No ânimo do carpinteiro Felix Vargas, de Cochabamba, transparece o momento de inflexão, a pressão pelos resultados concretos do "processo de câmbio". Encontro-o numa tenda que vende comida na saída de um colégio da cidade, logo apos ter votado em branco no referendo – em 2005, ele foi eleitor de Evo, conta, mas agora está desanimado. "Falta trabalho, falta dinheiro em circulação. Os salários são baixos", reclama.
O diagnóstico mais original vem do ativista Calizaya, do Movimento Andres Tupac Amaru, que também encontramos na segunda-feira pela manhã na praça central de Cochabamba, no centro de uma animada roda que discutia o cenário atual da política no país. De um modo geral, ele apóia as mudanças, mas acredita que há uma "espanholização" desnecessária do processo. "A Constituição segue sendo a mesma da direita, mas em mãos esquerdas", diz ele, que acredita que a saída é a recuperação das tradições pré-colombianas de organização política. "A liberação virá quando nos encontramos com nos mesmos", afirma, lembrando que a Bolívia originalmente era um dos quatro suyos que formavam o império Inca. Mas se resigna: "Mesmo que a maioria esteja equivocada, não pode ir contra seus irmãos".

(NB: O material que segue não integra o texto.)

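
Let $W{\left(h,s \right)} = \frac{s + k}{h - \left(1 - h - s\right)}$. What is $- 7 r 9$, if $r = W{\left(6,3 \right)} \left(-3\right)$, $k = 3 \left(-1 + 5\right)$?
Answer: $\frac{405}{2} \approx 202.5$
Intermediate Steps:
$k = 12$ ($k = 3 \cdot 4 = 12$)
$W{\left(h,s \right)} = \frac{12 + s}{-1 + s + 2 h}$ ($W{\left(h,s \right)} = \frac{s + 12}{h - \left(1 - h - s\right)} = \frac{12 + s}{h + \left(-1 + h + s\right)} = \frac{12 + s}{-1 + s + 2 h}$)
$r = - \frac{45}{14}$ ($r = \frac{12 + 3}{-1 + 3 + 2 \cdot 6} \left(-3\right) = \frac{1}{-1 + 3 + 12} \cdot 15 \left(-3\right) = \frac{1}{14} \cdot 15 \left(-3\right) = \frac{15}{14} \left(-3\right) = - \frac{45}{14} \approx -3.2143$)
$- 7 r 9 = \left(-7\right) \left(- \frac{45}{14}\right) 9 = \frac{45}{2} \cdot 9 = \frac{405}{2}$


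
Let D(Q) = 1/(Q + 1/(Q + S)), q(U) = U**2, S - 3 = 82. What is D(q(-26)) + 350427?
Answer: 180272615360/514437 ≈ 3.5043e+5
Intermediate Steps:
S = 85 (S = 3 + 82 = 85)
D(Q) = 1/(Q + 1/(85 + Q)) (D(Q) = 1/(Q + 1/(Q + 85)) = 1/(Q + 1/(85 + Q)))
D(q(-26)) + 350427 = (85 + (-26)**2)/(1 + ((-26)**2)**2 + 85*(-26)**2) + 350427 = (85 + 676)/(1 + 676**2 + 85*676) + 350427 = 761/(1 + 456976 + 57460) + 350427 = 761/514437 + 350427 = 180272615360/514437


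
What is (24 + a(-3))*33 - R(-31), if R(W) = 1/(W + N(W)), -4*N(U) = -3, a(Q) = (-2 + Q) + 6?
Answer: 99829/121 ≈ 825.03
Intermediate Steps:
a(Q) = 4 + Q
N(U) = ¾ (N(U) = -¼*(-3) = ¾)
R(W) = 1/(¾ + W) (R(W) = 1/(W + ¾) = 1/(¾ + W))
(24 + a(-3))*33 - R(-31) = (24 + (4 - 3))*33 - 4/(3 + 4*(-31)) = (24 + 1)*33 - 4/(3 - 124) = 25*33 - 4/(-121) = 825 - 4*(-1)/121 = 825 - 1*(-4/121) = 825 + 4/121 = 99829/121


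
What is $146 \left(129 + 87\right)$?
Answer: $31536$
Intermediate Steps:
$146 \left(129 + 87\right) = 146 \cdot 216 = 31536$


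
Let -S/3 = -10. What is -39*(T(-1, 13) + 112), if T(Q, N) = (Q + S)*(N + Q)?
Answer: -17940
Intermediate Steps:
S = 30 (S = -3*(-10) = 30)
T(Q, N) = (30 + Q)*(N + Q) (T(Q, N) = (Q + 30)*(N + Q) = (30 + Q)*(N + Q))
-39*(T(-1, 13) + 112) = -39*(((-1)² + 30*13 + 30*(-1) + 13*(-1)) + 112) = -39*((1 + 390 - 30 - 13) + 112) = -39*(348 + 112) = -39*460 = -17940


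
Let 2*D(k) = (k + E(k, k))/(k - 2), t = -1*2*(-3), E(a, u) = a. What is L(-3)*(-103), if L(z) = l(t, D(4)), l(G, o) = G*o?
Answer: -1236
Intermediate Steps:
t = 6 (t = -2*(-3) = 6)
D(k) = k/(-2 + k) (D(k) = ((k + k)/(k - 2))/2 = ((2*k)/(-2 + k))/2 = (2*k/(-2 + k))/2 = k/(-2 + k))
L(z) = 12 (L(z) = 6*(4/(-2 + 4)) = 6*(4/2) = 6*(4*(½)) = 6*2 = 12)
L(-3)*(-103) = 12*(-103) = -1236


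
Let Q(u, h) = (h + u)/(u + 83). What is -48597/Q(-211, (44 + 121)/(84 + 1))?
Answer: -52873536/1777 ≈ -29754.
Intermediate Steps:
Q(u, h) = (h + u)/(83 + u)
-48597/Q(-211, (44 + 121)/(84 + 1)) = -48597*(83 - 211)/((44 + 121)/(84 + 1) - 211) = -48597*(-128/(165/85 - 211)) = -48597*(-128/(165*(1/85) - 211)) = -48597*(-128/(33/17 - 211)) = -48597/((-1/128*(-3554/17))) = -48597/1777/1088 = -48597*1088/1777 = -52873536/1777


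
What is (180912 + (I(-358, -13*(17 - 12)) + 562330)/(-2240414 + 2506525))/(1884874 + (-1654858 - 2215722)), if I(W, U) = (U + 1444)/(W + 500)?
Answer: -2278779817061/25011795243324 ≈ -0.091108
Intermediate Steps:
I(W, U) = (1444 + U)/(500 + W)
(180912 + (I(-358, -13*(17 - 12)) + 562330)/(-2240414 + 2506525))/(1884874 + (-1654858 - 2215722)) = (180912 + ((1444 - 13*(17 - 12))/(500 - 358) + 562330)/(-2240414 + 2506525))/(1884874 + (-1654858 - 2215722)) = (180912 + ((1444 - 13*5)/142 + 562330)/266111)/(1884874 - 3870580) = (180912 + ((1444 - 65)/142 + 562330)*(1/266111))/(-1985706) = (180912 + ((1/142)*1379 + 562330)*(1/266111))*(-1/1985706) = (180912 + (1379/142 + 562330)*(1/266111))*(-1/1985706) = (180912 + (79852239/142)*(1/266111))*(-1/1985706) = (180912 + 79852239/37787762)*(-1/1985706) = (6836339451183/37787762)*(-1/1985706) = -2278779817061/25011795243324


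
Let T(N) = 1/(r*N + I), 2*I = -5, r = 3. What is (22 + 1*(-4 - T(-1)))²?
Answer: 40000/121 ≈ 330.58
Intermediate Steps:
I = -5/2 (I = (½)*(-5) = -5/2 ≈ -2.5000)
T(N) = 1/(-5/2 + 3*N) (T(N) = 1/(3*N - 5/2) = 1/(-5/2 + 3*N))
(22 + 1*(-4 - T(-1)))² = (22 + 1*(-4 - 2/(-5 + 6*(-1))))² = (22 + 1*(-4 - 2/(-5 - 6)))² = (22 + 1*(-4 - 2/(-11)))² = (22 + 1*(-4 - 2*(-1)/11))² = (22 + 1*(-4 - 1*(-2/11)))² = (22 + 1*(-4 + 2/11))² = (22 + 1*(-42/11))² = (22 - 42/11)² = (200/11)² = 40000/121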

Mas, se, para alguns, o processo poderia ser aprofundado, para outros, o que está acontecendo já é uma revolução, como se entrevê nas palavras do agroempresario Juan Clavres, outro que encontramos na saída de um local de votação. Ele, que votou pelo "não", acredita que os atuais governos de Bolívia, Argentina, Venezuela e Brasil estão mancomunados para criar um Estado socialista na América do Sul, nos moldes cubanos. "Uma terra sem ricos nem pobres, já imaginou? Como se pode pensar que vou trabalhar a vida toda e ter de dividir com algum sem-vergonha que nunca se esforçou?"
A ameaça se materializa no novo texto constitucional, que define os recursos naturais como bens de todos e de caráter estratégico. Embora ainda não haja clareza no país sobre como esses princípios serão aplicados (haverá ainda muitos debates no Congresso), Juan está certo de que o pouco que tem em sua propriedade, onde planta pêssegos, no qual investiu 7 mil dólares, terá de ser compartilhado com os vizinhos. Essa é a razão de sua revolta.
No final da conversa, Juan pergunta aos dois outros observadores estrangeiros que acompanhavam a conversa sobre sua nacionalidade e se diz contente por saber que eram franceses, de Marselha: "Vocês nos deram o hino mais bonito do mundo, depois do boliviano, a Marselhesa". Talvez resida aí uma explicação para o grande choque da parte mais rica da população com as inovações políticas atuais. O que se aprovou domingo na Bolívia foi justamente uma Constituição plurinacional e intercultural, que relativiza valores solidamente instalados na sociedade ocidental nos últimos dois séculos, desde a Revolução Francesa.